Effect of a high-fat meal containing conventional or high-oleic peanuts on post-prandial lipopolysaccharide concentrations in overweight/obese men
Moreira et al., JHND Early View
An increased plasma lipopolysaccharide (LPS) concentration may favour metabolic disorders such as insulin resistance. The meal composition influences plasma LPS concentrations. The present study aimed to investigate the effect of the acute consumption of a high-fat meal (49% of energy from fat) containing conventional or high-oleic peanuts on post-prandial LPS concentrations and its relationship with lipaemia and insulinaemia in overweight and obese men.
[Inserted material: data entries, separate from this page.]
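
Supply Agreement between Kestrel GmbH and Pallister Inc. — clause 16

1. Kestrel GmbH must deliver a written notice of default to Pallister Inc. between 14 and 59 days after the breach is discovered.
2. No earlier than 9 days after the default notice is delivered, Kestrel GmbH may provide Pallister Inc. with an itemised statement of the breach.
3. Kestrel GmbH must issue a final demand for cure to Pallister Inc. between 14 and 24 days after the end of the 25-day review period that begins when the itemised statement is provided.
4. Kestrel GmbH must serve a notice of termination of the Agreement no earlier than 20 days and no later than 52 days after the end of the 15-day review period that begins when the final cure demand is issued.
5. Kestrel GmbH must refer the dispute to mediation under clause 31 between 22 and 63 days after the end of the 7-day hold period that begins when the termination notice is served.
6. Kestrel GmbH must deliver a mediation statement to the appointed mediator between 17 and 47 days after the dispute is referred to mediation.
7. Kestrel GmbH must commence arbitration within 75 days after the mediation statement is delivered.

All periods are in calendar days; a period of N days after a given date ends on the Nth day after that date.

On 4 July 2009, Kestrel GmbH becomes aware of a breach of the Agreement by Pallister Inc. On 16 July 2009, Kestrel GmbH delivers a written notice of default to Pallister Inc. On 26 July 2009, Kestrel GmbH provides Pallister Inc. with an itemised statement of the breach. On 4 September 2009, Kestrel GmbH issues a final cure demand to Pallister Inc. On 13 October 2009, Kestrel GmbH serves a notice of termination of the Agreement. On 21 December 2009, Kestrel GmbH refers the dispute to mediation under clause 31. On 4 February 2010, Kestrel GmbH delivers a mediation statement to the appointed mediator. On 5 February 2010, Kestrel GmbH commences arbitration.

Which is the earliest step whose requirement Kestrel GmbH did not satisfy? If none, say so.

(1) the permitted window runs from 4 July 2009 + 14 = 18 July 2009 to 4 July 2009 + 59 = 1 September 2009; done 16 July 2009 — 2 days before the window opened.

Step 1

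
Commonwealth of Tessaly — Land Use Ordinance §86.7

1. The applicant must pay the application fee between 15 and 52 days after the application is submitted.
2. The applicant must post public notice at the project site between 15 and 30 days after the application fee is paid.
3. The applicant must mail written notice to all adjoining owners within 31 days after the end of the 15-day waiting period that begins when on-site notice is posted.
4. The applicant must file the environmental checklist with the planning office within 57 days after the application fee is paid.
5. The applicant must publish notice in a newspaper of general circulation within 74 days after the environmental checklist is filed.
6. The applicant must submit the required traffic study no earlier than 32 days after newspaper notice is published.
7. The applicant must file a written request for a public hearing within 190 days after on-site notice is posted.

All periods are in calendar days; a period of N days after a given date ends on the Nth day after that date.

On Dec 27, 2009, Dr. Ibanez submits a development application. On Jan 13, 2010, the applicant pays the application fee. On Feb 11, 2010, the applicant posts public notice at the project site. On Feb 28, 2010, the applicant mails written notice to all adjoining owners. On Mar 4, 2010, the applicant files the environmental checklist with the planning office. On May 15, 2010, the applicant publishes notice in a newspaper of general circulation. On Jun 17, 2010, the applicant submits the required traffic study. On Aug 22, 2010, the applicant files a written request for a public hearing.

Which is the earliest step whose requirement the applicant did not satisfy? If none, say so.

(1) the permitted window runs from Dec 27, 2009 + 15 = Jan 11, 2010 to Dec 27, 2009 + 52 = Feb 17, 2010; done Jan 13, 2010 — within the window.
(2) the permitted window runs from Jan 13, 2010 + 15 = Jan 28, 2010 to Jan 13, 2010 + 30 = Feb 12, 2010; done Feb 11, 2010, which is between those dates.
(3) due by Feb 26, 2010 + 31 days = Mar 29, 2010; completed Feb 28, 2010, before the deadline.
(4) due by Jan 13, 2010 + 57 days = Mar 11, 2010; Mar 4, 2010 is within that limit.
(5) due by Mar 4, 2010 + 74 days = May 17, 2010; completed May 15, 2010, before the deadline.
(6) permitted from May 15, 2010 + 32 days = Jun 16, 2010 onward; done Jun 17, 2010 — permitted.
(7) due by Feb 11, 2010 + 190 days = Aug 20, 2010; done Aug 22, 2010 — 2 days late.

Step 7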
The test meal consisted of a shake containing conventional peanuts (CVP; n = 21), high-oleic peanuts (HOP; n = 23) or a control biscuit (CT; n = 21). Blood samples were collected in the fasting state and 1, 2 and 3 h post-prandially. LPS, insulin, lipids and glucose concentrations were assessed.
LPS concentrations were lower in CVP [mean (SE) 0.7 (0.5) EU mL−1] and HOP [1.0 (0.9) EU mL−1] groups compared to CT [1.6 (1.2) EU mL−1] at 3 h post-prandially. Triacylglycerol and insulin concentrations increased in all groups. Triacylglycerol started to increase only after 2 h in the CVP and HOP groups. LPS correlated positively with triacylglycerol. Insulin returned to basal concentrations at 3 h only in the CVP and HOP groups.
The acute consumption of peanuts delayed the increase in serum triacylglycerol and favoured the quicker return of insulin to basal concentrations, especially in the CVP group. Our results suggest that the consumption of conventional or high-oleic peanuts may help to reduce the risk of endotoxaemia and metabolic disorders.